Kondisi Literasi di Indonesia Saat Ini
Berdasarkan data dari Programme for International Student Assessment (PISA) tahun 2018, skor literasi membaca siswa Indonesia masih berada di bawah rata-rata negara-negara anggota OECD. Meskipun pemerintah telah menggalakkan Gerakan Literasi Nasional, tantangan dalam implementasi di lapangan masih cukup kompleks.
Beberapa faktor yang memengaruhi rendahnya tingkat literasi antara lain:
-
Kurangnya minat baca di kalangan pelajar
-
Terbatasnya akses terhadap buku dan bahan bacaan berkualitas, terutama di daerah terpencil
-
Kurangnya pelatihan literasi bagi guru dan tenaga pendidik
Peran Sekolah dan Keluarga
Sekolah memiliki peran penting dalam membentuk budaya literasi sejak dini. Program seperti pojok baca, kelas literasi, serta lomba menulis dan membaca dapat menjadi sarana yang efektif untuk menumbuhkan minat baca siswa. Selain itu, guru juga perlu diberikan pelatihan agar dapat menyisipkan kegiatan literasi dalam pembelajaran di kelas.
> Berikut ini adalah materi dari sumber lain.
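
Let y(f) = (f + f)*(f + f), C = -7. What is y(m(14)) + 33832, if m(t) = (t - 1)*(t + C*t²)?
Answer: 1246688696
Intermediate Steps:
m(t) = (-1 + t)*(t - 7*t²) (m(t) = (t - 1)*(t - 7*t²) = (-1 + t)*(t - 7*t²))
y(f) = 4*f² (y(f) = (2*f)*(2*f) = 4*f²)
y(m(14)) + 33832 = 4*(14*(-1 - 7*14² + 8*14))² + 33832 = 4*(14*(-1 - 7*196 + 112))² + 33832 = 4*(14*(-1 - 1372 + 112))² + 33832 = 4*(14*(-1261))² + 33832 = 4*(-17654)² + 33832 = 4*311663716 + 33832 = 1246654864 + 33832 = 1246688696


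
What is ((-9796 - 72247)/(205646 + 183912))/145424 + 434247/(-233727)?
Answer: -630784149692115/339509937973856 ≈ -1.8579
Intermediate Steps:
((-9796 - 72247)/(205646 + 183912))/145424 + 434247/(-233727) = -82043/389558*(1/145424) + 434247*(-1/233727) = -82043*1/389558*(1/145424) - 144749/77909 = -6311/29966*1/145424 - 144749/77909 = -6311/4357775584 - 144749/77909 = -630784149692115/339509937973856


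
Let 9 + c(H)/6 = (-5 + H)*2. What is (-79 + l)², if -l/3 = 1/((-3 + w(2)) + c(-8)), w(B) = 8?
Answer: 262180864/42025 ≈ 6238.7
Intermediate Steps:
c(H) = -114 + 12*H (c(H) = -54 + 6*((-5 + H)*2) = -54 + 6*(-10 + 2*H) = -54 + (-60 + 12*H) = -114 + 12*H)
l = 3/205 (l = -3/((-3 + 8) + (-114 + 12*(-8))) = -3/(5 + (-114 - 96)) = -3/(5 - 210) = -3/(-205) = -3*(-1/205) = 3/205 ≈ 0.014634)
(-79 + l)² = (-79 + 3/205)² = (-16192/205)² = 262180864/42025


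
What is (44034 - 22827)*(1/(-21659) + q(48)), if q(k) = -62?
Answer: -28478010813/21659 ≈ -1.3148e+6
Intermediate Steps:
(44034 - 22827)*(1/(-21659) + q(48)) = (44034 - 22827)*(1/(-21659) - 62) = 21207*(-1/21659 - 62) = 21207*(-1342859/21659) = -28478010813/21659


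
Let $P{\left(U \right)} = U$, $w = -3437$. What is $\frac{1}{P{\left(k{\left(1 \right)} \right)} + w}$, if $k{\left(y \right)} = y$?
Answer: $- \frac{1}{3436} \approx -0.00029104$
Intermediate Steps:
$\frac{1}{P{\left(k{\left(1 \right)} \right)} + w} = \frac{1}{1 - 3437} = \frac{1}{-3436} = - \frac{1}{3436}$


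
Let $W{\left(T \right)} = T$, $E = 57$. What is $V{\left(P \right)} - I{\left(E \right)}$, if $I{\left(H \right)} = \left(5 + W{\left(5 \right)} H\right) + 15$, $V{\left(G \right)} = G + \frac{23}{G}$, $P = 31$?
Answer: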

Tak kalah penting adalah peran keluarga. Orang tua yang membiasakan anak-anak mereka membaca sejak kecil akan membantu membentuk kebiasaan literasi yang berkelanjutan. Membacakan cerita sebelum tidur, menyediakan buku di rumah, dan membatasi waktu layar adalah langkah-langkah kecil yang berdampak besar.